After months of speculation by players, fans and pundits, the long-awaited NFL draft has arrived. Questions like which ill-fated quarterback will go to the Browns are intriguing, but even more fascinating is the ‘Moneyball’ approach that team analysts are using to evaluate players. The best picks may no longer be decided in the film room, but rather on a laptop using a data-driven approach.
Professional football teams are certainly not unique in their use of data, and statistical analysis has long been a part of player selection decisions in all sports. The difference is in the speed and precision involved in effectively taking an Everest-sized volume of data and distilling it into a useful form that will allow those on the front lines of the draft to react. This type of information in the hands of some of the greatest talent evaluators, pro football coaches and scouts, is a weapon more powerful than any NFL Scouting Combine.

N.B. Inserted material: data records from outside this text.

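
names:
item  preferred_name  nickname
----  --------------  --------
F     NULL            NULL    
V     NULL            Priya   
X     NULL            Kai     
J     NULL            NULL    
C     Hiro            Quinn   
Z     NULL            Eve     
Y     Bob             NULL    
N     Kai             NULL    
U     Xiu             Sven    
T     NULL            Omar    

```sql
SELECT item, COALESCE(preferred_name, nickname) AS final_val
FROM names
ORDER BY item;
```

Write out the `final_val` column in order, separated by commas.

Hiro, NULL, NULL, Kai, Omar, Xiu, Priya, Kai, Bob, Eve

item=C: preferred_name=Hiro → Hiro
item=F: preferred_name=NULL, nickname=NULL (all NULL) → NULL
item=J: preferred_name=NULL, nickname=NULL (all NULL) → NULL
item=N: preferred_name=Kai → Kai
item=T: preferred_name=NULL, nickname=Omar → Omar
item=U: preferred_name=Xiu → Xiu
item=V: preferred_name=NULL, nickname=Priya → Priya
item=X: preferred_name=NULL, nickname=Kai → Kai
item=Y: preferred_name=Bob → Bob
item=Z: preferred_name=NULL, nickname=Eve → Eve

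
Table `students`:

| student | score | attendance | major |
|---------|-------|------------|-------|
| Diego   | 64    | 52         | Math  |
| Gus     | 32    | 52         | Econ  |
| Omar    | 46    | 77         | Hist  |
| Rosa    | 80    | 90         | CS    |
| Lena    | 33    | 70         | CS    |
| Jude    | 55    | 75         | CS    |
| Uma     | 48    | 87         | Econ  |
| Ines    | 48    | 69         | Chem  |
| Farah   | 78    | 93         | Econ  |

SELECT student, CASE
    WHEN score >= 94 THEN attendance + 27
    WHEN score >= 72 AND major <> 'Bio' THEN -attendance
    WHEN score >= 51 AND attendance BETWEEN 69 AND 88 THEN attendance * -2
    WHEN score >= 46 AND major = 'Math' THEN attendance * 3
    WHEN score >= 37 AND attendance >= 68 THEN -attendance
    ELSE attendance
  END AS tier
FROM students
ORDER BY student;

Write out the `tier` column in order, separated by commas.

student=Diego: score >= 46 AND major = 'Math' → 156
student=Farah: score >= 72 AND major <> 'Bio' → -93
student=Gus: ELSE → 52
student=Ines: score >= 37 AND attendance >= 68 → -69
student=Jude: score >= 51 AND attendance BETWEEN 69 AND 88 → -150
student=Lena: ELSE → 70
student=Omar: score >= 37 AND attendance >= 68 → -77
student=Rosa: score >= 72 AND major <> 'Bio' → -90
student=Uma: score >= 37 AND attendance >= 68 → -87

156, -93, 52, -69, -150, 70, -77, -90, -87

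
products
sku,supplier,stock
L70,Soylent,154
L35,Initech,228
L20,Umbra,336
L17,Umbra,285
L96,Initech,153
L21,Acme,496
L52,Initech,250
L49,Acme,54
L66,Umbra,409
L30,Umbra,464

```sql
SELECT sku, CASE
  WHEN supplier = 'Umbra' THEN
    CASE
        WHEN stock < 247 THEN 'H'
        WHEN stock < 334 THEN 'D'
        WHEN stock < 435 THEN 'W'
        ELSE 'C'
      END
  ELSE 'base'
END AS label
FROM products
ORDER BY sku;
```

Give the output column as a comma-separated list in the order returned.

D, W, base, C, base, base, base, W, base, base

sku=L17: supplier='Umbra' → inner[stock < 334] → D
sku=L20: supplier='Umbra' → inner[stock < 435] → W
sku=L21: supplier='Acme' → outer ELSE → base
sku=L30: supplier='Umbra' → inner[ELSE] → C
sku=L35: supplier='Initech' → outer ELSE → base
sku=L49: supplier='Acme' → outer ELSE → base
sku=L52: supplier='Initech' → outer ELSE → base
sku=L66: supplier='Umbra' → inner[stock < 435] → W
sku=L70: supplier='Soylent' → outer ELSE → base
sku=L96: supplier='Initech' → outer ELSE → base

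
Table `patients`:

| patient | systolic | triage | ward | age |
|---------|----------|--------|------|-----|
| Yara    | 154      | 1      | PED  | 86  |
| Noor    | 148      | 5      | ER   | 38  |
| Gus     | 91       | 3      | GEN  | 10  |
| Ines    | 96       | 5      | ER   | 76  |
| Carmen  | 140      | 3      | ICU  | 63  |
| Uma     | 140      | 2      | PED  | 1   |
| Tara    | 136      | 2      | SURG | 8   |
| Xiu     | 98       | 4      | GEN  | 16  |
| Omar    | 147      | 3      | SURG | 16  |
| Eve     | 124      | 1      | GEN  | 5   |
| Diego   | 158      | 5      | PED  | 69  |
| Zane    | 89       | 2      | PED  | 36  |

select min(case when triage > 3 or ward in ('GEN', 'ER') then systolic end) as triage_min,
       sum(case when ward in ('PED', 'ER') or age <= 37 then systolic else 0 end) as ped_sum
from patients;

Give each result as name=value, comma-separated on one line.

[triage_min: triage > 3 or ward in ('GEN', 'ER')]
patient=Yara: ✗
patient=Noor: ✓ → 148
patient=Gus: ✓ → 91
patient=Ines: ✓ → 96
patient=Carmen: ✗
patient=Uma: ✗
patient=Tara: ✗
patient=Xiu: ✓ → 98
patient=Omar: ✗
patient=Eve: ✓ → 124
patient=Diego: ✓ → 158
patient=Zane: ✗
triage_min = MIN(148, 91, 96, 98, 124, 158) = 91
—
[ped_sum: ward in ('PED', 'ER') or age <= 37]
patient=Yara: ✓ → 154
patient=Noor: ✓ → 148
patient=Gus: ✓ → 91
patient=Ines: ✓ → 96
patient=Carmen: ✗
patient=Uma: ✓ → 140
patient=Tara: ✓ → 136
patient=Xiu: ✓ → 98
patient=Omar: ✓ → 147
patient=Eve: ✓ → 124
patient=Diego: ✓ → 158
patient=Zane: ✓ → 89
ped_sum = 154 + 148 + 91 + 96 + 140 + 136 + 98 + 147 + 124 + 158 + 89 = 1381

triage_min=91, ped_sum=1381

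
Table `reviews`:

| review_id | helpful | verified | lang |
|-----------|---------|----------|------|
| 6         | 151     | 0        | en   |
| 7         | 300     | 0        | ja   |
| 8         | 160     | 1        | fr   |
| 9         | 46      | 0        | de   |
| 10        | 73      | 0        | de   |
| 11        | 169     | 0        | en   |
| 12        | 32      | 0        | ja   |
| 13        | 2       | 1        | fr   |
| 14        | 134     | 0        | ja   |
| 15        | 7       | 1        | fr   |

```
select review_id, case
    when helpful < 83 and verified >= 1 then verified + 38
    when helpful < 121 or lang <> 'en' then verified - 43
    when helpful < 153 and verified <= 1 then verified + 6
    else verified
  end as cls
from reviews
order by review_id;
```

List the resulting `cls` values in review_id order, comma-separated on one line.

6, -43, -42, -43, -43, 0, -43, 39, -43, 39

review_id=6: helpful < 153 and verified <= 1 → 6
review_id=7: helpful < 121 or lang <> 'en' → -43
review_id=8: helpful < 121 or lang <> 'en' → -42
review_id=9: helpful < 121 or lang <> 'en' → -43
review_id=10: helpful < 121 or lang <> 'en' → -43
review_id=11: ELSE → 0
review_id=12: helpful < 121 or lang <> 'en' → -43
review_id=13: helpful < 83 and verified >= 1 → 39
review_id=14: helpful < 121 or lang <> 'en' → -43
review_id=15: helpful < 83 and verified >= 1 → 39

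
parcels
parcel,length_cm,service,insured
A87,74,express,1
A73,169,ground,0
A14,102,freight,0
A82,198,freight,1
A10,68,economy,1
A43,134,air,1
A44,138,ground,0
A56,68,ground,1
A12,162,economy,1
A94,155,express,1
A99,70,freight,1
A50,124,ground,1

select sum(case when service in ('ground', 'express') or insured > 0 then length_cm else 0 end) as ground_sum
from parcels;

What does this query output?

parcel=A87: ✓ → 74
parcel=A73: ✓ → 169
parcel=A14: ✗
parcel=A82: ✓ → 198
parcel=A10: ✓ → 68
parcel=A43: ✓ → 134
parcel=A44: ✓ → 138
parcel=A56: ✓ → 68
parcel=A12: ✓ → 162
parcel=A94: ✓ → 155
parcel=A99: ✓ → 70
parcel=A50: ✓ → 124
ground_sum = 74 + 169 + 198 + 68 + 134 + 138 + 68 + 162 + 155 + 70 + 124 = 1360

1360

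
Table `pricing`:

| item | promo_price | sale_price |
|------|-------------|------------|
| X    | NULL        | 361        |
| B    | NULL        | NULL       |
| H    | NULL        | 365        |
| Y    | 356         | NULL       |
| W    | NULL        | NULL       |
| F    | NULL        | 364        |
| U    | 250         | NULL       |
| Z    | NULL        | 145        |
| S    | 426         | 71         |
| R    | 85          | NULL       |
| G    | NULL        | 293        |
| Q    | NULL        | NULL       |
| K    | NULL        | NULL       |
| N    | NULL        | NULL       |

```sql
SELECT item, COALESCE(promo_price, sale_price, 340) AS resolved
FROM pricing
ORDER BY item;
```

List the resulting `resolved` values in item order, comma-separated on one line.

item=B: promo_price=NULL, sale_price=NULL, → literal 340 → 340
item=F: promo_price=NULL, sale_price=364 → 364
item=G: promo_price=NULL, sale_price=293 → 293
item=H: promo_price=NULL, sale_price=365 → 365
item=K: promo_price=NULL, sale_price=NULL, → literal 340 → 340
item=N: promo_price=NULL, sale_price=NULL, → literal 340 → 340
item=Q: promo_price=NULL, sale_price=NULL, → literal 340 → 340
item=R: promo_price=85 → 85
item=S: promo_price=426 → 426
item=U: promo_price=250 → 250
item=W: promo_price=NULL, sale_price=NULL, → literal 340 → 340
item=X: promo_price=NULL, sale_price=361 → 361
item=Y: promo_price=356 → 356
item=Z: promo_price=NULL, sale_price=145 → 145

340, 364, 293, 365, 340, 340, 340, 85, 426, 250, 340, 361, 356, 145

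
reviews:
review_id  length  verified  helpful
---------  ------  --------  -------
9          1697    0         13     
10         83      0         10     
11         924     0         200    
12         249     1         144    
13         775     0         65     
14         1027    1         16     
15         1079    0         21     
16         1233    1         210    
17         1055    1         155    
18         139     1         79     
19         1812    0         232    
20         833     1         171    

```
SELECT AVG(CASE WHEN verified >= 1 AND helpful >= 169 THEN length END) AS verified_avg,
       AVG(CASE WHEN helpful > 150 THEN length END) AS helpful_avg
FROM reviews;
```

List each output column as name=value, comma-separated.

verified_avg=1033, helpful_avg=1171.4

[verified_avg: verified >= 1 AND helpful >= 169]
review_id=9: ✗
review_id=10: ✗
review_id=11: ✗
review_id=12: ✗
review_id=13: ✗
review_id=14: ✗
review_id=15: ✗
review_id=16: ✓ → 1233
review_id=17: ✗
review_id=18: ✗
review_id=19: ✗
review_id=20: ✓ → 833
verified_avg = (1233 + 833) / 2 = 1033
—
[helpful_avg: helpful > 150]
review_id=9: ✗
review_id=10: ✗
review_id=11: ✓ → 924
review_id=12: ✗
review_id=13: ✗
review_id=14: ✗
review_id=15: ✗
review_id=16: ✓ → 1233
review_id=17: ✓ → 1055
review_id=18: ✗
review_id=19: ✓ → 1812
review_id=20: ✓ → 833
helpful_avg = (924 + 1233 + 1055 + 1812 + 833) / 5 = 1171.4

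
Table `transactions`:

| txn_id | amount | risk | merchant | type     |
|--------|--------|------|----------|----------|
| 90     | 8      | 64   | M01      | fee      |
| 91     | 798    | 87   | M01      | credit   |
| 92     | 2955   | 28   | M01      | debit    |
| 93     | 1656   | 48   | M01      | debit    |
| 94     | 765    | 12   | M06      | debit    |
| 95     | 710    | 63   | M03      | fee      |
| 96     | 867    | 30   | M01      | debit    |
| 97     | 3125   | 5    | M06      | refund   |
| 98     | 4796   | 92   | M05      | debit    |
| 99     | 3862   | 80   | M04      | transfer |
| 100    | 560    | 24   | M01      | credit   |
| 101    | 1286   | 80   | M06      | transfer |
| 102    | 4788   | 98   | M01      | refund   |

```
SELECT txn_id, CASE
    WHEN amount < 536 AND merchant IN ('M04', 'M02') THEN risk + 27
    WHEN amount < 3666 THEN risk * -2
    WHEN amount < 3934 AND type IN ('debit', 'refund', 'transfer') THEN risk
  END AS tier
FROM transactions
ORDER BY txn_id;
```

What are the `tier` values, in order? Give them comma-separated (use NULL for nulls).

-128, -174, -56, -96, -24, -126, -60, -10, NULL, 80, -48, -160, NULL

txn_id=90: amount < 3666 → -128
txn_id=91: amount < 3666 → -174
txn_id=92: amount < 3666 → -56
txn_id=93: amount < 3666 → -96
txn_id=94: amount < 3666 → -24
txn_id=95: amount < 3666 → -126
txn_id=96: amount < 3666 → -60
txn_id=97: amount < 3666 → -10
txn_id=98: (no match → NULL) → NULL
txn_id=99: amount < 3934 AND type IN ('debit', 'refund', 'transfer') → 80
txn_id=100: amount < 3666 → -48
txn_id=101: amount < 3666 → -160
txn_id=102: (no match → NULL) → NULL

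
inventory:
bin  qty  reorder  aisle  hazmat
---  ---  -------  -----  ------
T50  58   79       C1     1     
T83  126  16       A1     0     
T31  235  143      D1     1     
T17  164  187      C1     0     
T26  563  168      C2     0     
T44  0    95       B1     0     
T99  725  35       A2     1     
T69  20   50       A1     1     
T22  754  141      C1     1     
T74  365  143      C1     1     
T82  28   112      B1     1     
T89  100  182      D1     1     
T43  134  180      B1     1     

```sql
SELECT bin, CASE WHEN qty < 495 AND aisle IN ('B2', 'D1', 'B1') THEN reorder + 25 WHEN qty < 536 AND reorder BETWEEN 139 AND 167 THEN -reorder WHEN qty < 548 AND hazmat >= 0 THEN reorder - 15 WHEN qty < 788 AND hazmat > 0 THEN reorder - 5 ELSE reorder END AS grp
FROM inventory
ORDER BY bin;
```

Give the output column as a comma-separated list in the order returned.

172, 136, 168, 168, 205, 120, 64, 35, -143, 137, 1, 207, 30

bin=T17: qty < 548 AND hazmat >= 0 → 172
bin=T22: qty < 788 AND hazmat > 0 → 136
bin=T26: ELSE → 168
bin=T31: qty < 495 AND aisle IN ('B2', 'D1', 'B1') → 168
bin=T43: qty < 495 AND aisle IN ('B2', 'D1', 'B1') → 205
bin=T44: qty < 495 AND aisle IN ('B2', 'D1', 'B1') → 120
bin=T50: qty < 548 AND hazmat >= 0 → 64
bin=T69: qty < 548 AND hazmat >= 0 → 35
bin=T74: qty < 536 AND reorder BETWEEN 139 AND 167 → -143
bin=T82: qty < 495 AND aisle IN ('B2', 'D1', 'B1') → 137
bin=T83: qty < 548 AND hazmat >= 0 → 1
bin=T89: qty < 495 AND aisle IN ('B2', 'D1', 'B1') → 207
bin=T99: qty < 788 AND hazmat > 0 → 30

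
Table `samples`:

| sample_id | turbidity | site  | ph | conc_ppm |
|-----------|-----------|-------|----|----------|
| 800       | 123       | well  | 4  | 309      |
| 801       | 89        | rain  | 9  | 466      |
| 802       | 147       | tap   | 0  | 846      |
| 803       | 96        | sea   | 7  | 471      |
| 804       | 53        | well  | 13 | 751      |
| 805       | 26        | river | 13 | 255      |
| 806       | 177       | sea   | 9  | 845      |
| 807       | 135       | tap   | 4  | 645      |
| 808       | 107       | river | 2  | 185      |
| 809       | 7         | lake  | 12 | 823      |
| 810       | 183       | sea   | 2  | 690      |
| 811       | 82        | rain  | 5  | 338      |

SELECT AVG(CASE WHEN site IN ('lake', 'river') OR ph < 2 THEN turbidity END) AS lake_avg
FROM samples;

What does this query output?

sample_id=800: ✗
sample_id=801: ✗
sample_id=802: ✓ → 147
sample_id=803: ✗
sample_id=804: ✗
sample_id=805: ✓ → 26
sample_id=806: ✗
sample_id=807: ✗
sample_id=808: ✓ → 107
sample_id=809: ✓ → 7
sample_id=810: ✗
sample_id=811: ✗
lake_avg = (147 + 26 + 107 + 7) / 4 = 71.75

71.75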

Data analytics isn’t just leaving its mark on football. From electronic strike zones to online shopping, use of predictive modeling based on consumer patterns is improving operational efficiencies across a spectrum of industries, and healthcare is no exception. Although the healthcare industry has long claimed exceptionalism based on regulatory constraints, an aging population and limited access to affordable care has opened the door for medical technology innovation and accelerators.
Enter data analytics. Similar to professional scouts, most physicians use their experience, knowledge and ingenuity to diagnose and treat – all within the span of an office visit. According to a 2013 survey by the American Academy of Family Physicians, the average family physician spends about 22 minutes with a patient. That’s 22 minutes to take in, digest, and analyze a lifetime of patient data. What’s worse is the average primary care physician would need to spend almost 22 hours a day to provide all the recommended acute, chronic and preventative care for a recommended panel (the total under his or her care) of 2,500 patients.
As reimbursements shift from fee to value-based models, chronic disease is on the rise while resources continue to be reduced. Healthcare providers are tasked with delivering higher quality care and better outcomes in an environment not equipped to handle an explosion of new research, approved pharmaceuticals, and medical devices. To meet these challenges, providers require immediate, easy access to the data and insights that matter most to their patient. Imagine a world where, within a few clicks, a physician has the ability to correlate and pattern match patient data with other cohort patient groups. What if these programs went a step further and incorporated information sources, such as proteomic and genomic data to enhance diagnostic and treatment decisions?
Data Analytics Slow Implementation in Healthcare
Some will argue that the use of big data analytics in healthcare isn’t anything new, which is true to a point. However, its implementation in the industry has been slow and tedious, plagued with red tape, misplaced intentions and architectures designed to verify past decisions versus predictive intelligence. Authors of a 2017 New England Journal of Medicine titled “Machine Learning and Prediction in Medicine,” articulated the issue best when they argued the amazing potential of big data is burdened by its own hype. Current big data analytics application often reaches conclusions that are already well known to patients. Additionally, real-time patient data is often inaccessible, making predictive analytics difficult.
The Next Wave of Disruptive Healthcare Innovation
However, high-performance computing, cloud-based healthcare data analytics platform, such as IBM Cognitive Healthcare Solutions, Apixio’s Iris and my company’s recently FDA-approved platform CereMetrix SilverTM, are beginning to emerge. Our next wave of disruptive innovation is well down a path toward enabling real Artificial Intelligence capabilities, CereMetrix Gold™*. This assisted intelligence platform will distill valuable data physicians collect – from imaging, clinical history, lab tests and more — into actionable data-driven insights. The software suite will enable healthcare providers to use individual patient data and insights from a similar patient population to enhance clinical decision-making. The goal of CereMetrix Gold™ is to quickly and easily provide medical practitioners with the data and insights that matter most to their patient.
While advanced healthcare data analytic platforms can offer more patient insights, physicians are still going to play a crucial role in making recommendations and choices based on the best input from all sources of information. The result should be to provide the most timely and improved guidance to patients. Rather than being a threat, data analytic applications offer a net gain for healthcare providers who use smart systems wisely. Whether you’re a physician or responsible for drafting the best players, machine intelligence has the potential to provide precision access to the information needed to make better decisions. To me, the future is bright. When our best medical professional have access to the best data and the best systems to tease out intelligent-based comparison analytics, the goal of achieving quality life decisions can be realized.
*CereMetrix Gold™ is not currently cleared or approved by the U.S. FDA or any other global regulator for commercial availability.